Publié sur Opinions

De meilleures données sur les projets d’infrastructure pour encourager l’investissement privé dans les pays émergents

Nous vivons dans un monde interconnecté où les données occupent une place de plus en plus importante. Les investisseurs n’échappent pas à cette tendance, qui s’appuient toujours plus sur des données précises pour savoir où, quand et comment investir.

Comme je l’ai évoqué dans un récent billet, face au manque de données sur les marchés émergents, on assiste à la multiplication de plateformes commerciales qui s’efforcent de réunir des informations sur les projets d’infrastructure dans ces pays. Ces plateformes, à l’instar d’autres bases de données spécialisées, ont pour objectif de cartographier les marchés et de permettre aux investisseurs de localiser des projets prêts à recevoir des investissements et offrant de bonnes perspectives de rentabilité. 

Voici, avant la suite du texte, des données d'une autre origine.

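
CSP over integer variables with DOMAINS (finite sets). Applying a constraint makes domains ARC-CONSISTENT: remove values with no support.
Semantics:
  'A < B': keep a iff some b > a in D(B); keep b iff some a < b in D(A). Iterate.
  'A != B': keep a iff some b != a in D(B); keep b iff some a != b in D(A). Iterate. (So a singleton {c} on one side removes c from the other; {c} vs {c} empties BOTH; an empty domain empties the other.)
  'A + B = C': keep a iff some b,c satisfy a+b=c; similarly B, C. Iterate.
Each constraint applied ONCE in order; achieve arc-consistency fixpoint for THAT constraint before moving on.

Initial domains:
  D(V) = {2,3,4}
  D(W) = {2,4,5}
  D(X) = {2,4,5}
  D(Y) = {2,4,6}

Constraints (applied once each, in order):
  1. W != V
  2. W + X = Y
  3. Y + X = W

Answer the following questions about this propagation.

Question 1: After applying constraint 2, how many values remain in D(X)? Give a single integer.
Answer: 2

Derivation:
Constraint 1 (W != V) on D(W)={2,4,5} D(V)={2,3,4}: no change
Constraint 2 (W + X = Y) on D(W)={2,4,5} D(X)={2,4,5} D(Y)={2,4,6}: W {2,4,5}->{2,4}; X {2,4,5}->{2,4}; Y {2,4,6}->{4,6}
So after constraint 2: D(X)={2,4}, size = 2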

Soutenir l’investissement privé dans des infrastructures de qualité au sein des pays émergents : cet enjeu est au cœur de l’action du Groupe de la Banque mondiale, qui s’attache actuellement à déterminer comment il pourrait contribuer à une meilleure organisation et un partage plus efficace des données. Le mois dernier, la Banque a organisé un séminaire portant précisément sur les plateformes de projets d’infrastructure et réuni à cette occasion plusieurs promoteurs de bases de données, ainsi que des investisseurs et d’autres parties prenantes. Un large éventail d’initiatives était représenté, avec des plateformes de taille considérable (plusieurs milliers de projets dans le monde entier, pour une valeur totale de près de 10 millions de dollars) et des bases de données de moins grande envergure et spécialisées (moins d’une centaine de projets, mais tous situés dans des pays émergents). Ce séminaire a donné le coup d’envoi d’une série de réunions consacrée à des sujets qui se situent au carrefour de la finance et du développement, et organisée par la direction financière du Groupe de la Banque mondiale.

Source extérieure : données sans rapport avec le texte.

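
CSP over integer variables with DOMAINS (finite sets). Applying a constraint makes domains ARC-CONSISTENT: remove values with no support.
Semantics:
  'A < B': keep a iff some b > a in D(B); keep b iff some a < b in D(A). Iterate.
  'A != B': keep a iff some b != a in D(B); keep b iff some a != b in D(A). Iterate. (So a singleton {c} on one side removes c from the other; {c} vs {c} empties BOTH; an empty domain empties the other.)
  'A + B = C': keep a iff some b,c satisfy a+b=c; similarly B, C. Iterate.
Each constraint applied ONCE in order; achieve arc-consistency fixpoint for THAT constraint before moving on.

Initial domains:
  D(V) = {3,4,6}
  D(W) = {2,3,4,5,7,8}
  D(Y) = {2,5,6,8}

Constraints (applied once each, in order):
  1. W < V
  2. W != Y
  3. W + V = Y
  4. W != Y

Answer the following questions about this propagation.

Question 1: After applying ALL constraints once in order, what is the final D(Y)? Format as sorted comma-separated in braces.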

La première discussion s’est révélée très instructive. Même si les plateformes de projets se sont multipliées et agrandies au cours des dix dernières années, de nombreuses difficultés demeurent : manque de données, informations pas assez détaillées, de mauvaise qualité, voire contradictoires. Il est essentiel de remédier à ces problèmes afin d’attirer l’attention des investisseurs sur des projets d’infrastructure rentables.

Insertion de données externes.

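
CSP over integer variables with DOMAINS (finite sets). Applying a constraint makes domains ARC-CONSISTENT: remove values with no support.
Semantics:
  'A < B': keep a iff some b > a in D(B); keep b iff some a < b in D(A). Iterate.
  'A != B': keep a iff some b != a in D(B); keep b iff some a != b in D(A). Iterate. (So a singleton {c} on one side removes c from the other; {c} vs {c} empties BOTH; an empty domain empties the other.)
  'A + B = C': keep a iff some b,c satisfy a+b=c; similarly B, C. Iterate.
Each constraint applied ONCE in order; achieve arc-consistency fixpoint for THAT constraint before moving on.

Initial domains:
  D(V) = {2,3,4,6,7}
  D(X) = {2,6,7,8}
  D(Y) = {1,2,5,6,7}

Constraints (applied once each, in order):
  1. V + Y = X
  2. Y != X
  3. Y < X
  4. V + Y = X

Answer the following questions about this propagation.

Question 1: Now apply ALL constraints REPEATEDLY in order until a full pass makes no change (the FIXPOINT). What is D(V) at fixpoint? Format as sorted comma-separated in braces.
Answer: {2,3,4,6,7}

Derivation:
pass 0 (initial): D(V)={2,3,4,6,7}
pass 1: X {2,6,7,8}->{6,7,8}; Y {1,2,5,6,7}->{1,2,5,6}
pass 2: no change
Fixpoint after 2 passes: D(V) = {2,3,4,6,7}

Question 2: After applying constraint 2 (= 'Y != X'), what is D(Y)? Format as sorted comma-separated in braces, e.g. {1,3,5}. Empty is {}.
Constraint 1 (V + Y = X) on D(V)={2,3,4,6,7} D(Y)={1,2,5,6,7} D(X)={2,6,7,8}: Y {1,2,5,6,7}->{1,2,5,6}; X {2,6,7,8}->{6,7,8}
Constraint 2 (Y != X) on D(Y)={1,2,5,6} D(X)={6,7,8}: no change
So after constraint 2: D(Y) = {1,2,5,6}

Answer: {1,2,5,6}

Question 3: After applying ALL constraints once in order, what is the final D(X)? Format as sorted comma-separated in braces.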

Voici quelques aspects à prendre en compte pour une amélioration des données :

  • Profil de risque. La réunion a révélé des inquiétudes quant à la capacité des plateformes existantes à refléter avec exactitude le profil de risque d’un projet. Par exemple, les bases de données n’ont à l’heure actuelle aucun moyen de signaler comme « risqué » un projet à l’arrêt. Certains développeurs se sont engagés à se montrer plus offensifs pour obtenir et publier des informations sur les calendriers de passation des marchés, de sorte que les investisseurs disposent d’un meilleur suivi des projets qui les intéressent. Ce degré de précision supplémentaire devrait permettre aux investisseurs de mieux évaluer le risque que présente un projet en cours et les difficultés auxquelles il est confronté.
     
  • Comparabilité des projets. Les participants ont mis en évidence l’absence de normalisation des données sur les projets (il n’existe pas de clauses communes ou standardisées pour les marchés) ainsi que des lacunes dans les informations fournies (sur les rendements relatifs des projets, par exemple). Il est par conséquent difficile de comparer les opportunités dans le cadre d’une même base de données ou entre plusieurs plateformes. Les participants ont fait observer qu’une telle normalisation permettrait en outre de réduire les asymétries d’information qui entravent la comparabilité entre les nombreuses bases de données spécialisées.
     
  • Hiérarchisation des projets dans les programmes d’investissement publics. Les participants ont également souhaité que figurent dans les bases de données des indications sur la place et le niveau de priorité de chaque projet dans le programme d’investissement public du pays concerné. Le cas de l’Ontario a été cité en exemple : cet État du Canada publie chaque année ses plans d’infrastructure pour les douze prochains mois. Cette liste est rendue publique dans une base de données à l’intention des promoteurs de projet, des investisseurs et d’autres parties prenantes ; les bailleurs de fonds sont ainsi en mesure de préparer leur offre en toute confiance, ce qui n’aurait pas été le cas sans ce dispositif et la certitude qu’il apporte. À cet égard, la Plateforme globale pour l’infrastructure (GIF) a annoncé le lancement en 2017 d’un nouvel outil d’évaluation qui aidera les pays à analyser les modalités de préparation des projets au regard de ces bonnes pratiques. La discussion a également permis de pointer des interrogations quant au degré de prise en compte des projets infranationaux et des opérations des entreprises publiques dans les bases de données.
     
  • Une information sur mesure et actualisée. Parmi les nouvelles fonctionnalités envisagées par les développeurs des plateformes, figure notamment l’envoi d’alertes pour informer leurs abonnés des opportunités qui s’offrent dans un secteur d’activité ou une région en particulier. Les développeurs prévoient aussi de faciliter le référencement des divers projets qui sont soutenus par un bailleur de fonds spécifique ou qui bénéficient de l’avis d’un consultant donné.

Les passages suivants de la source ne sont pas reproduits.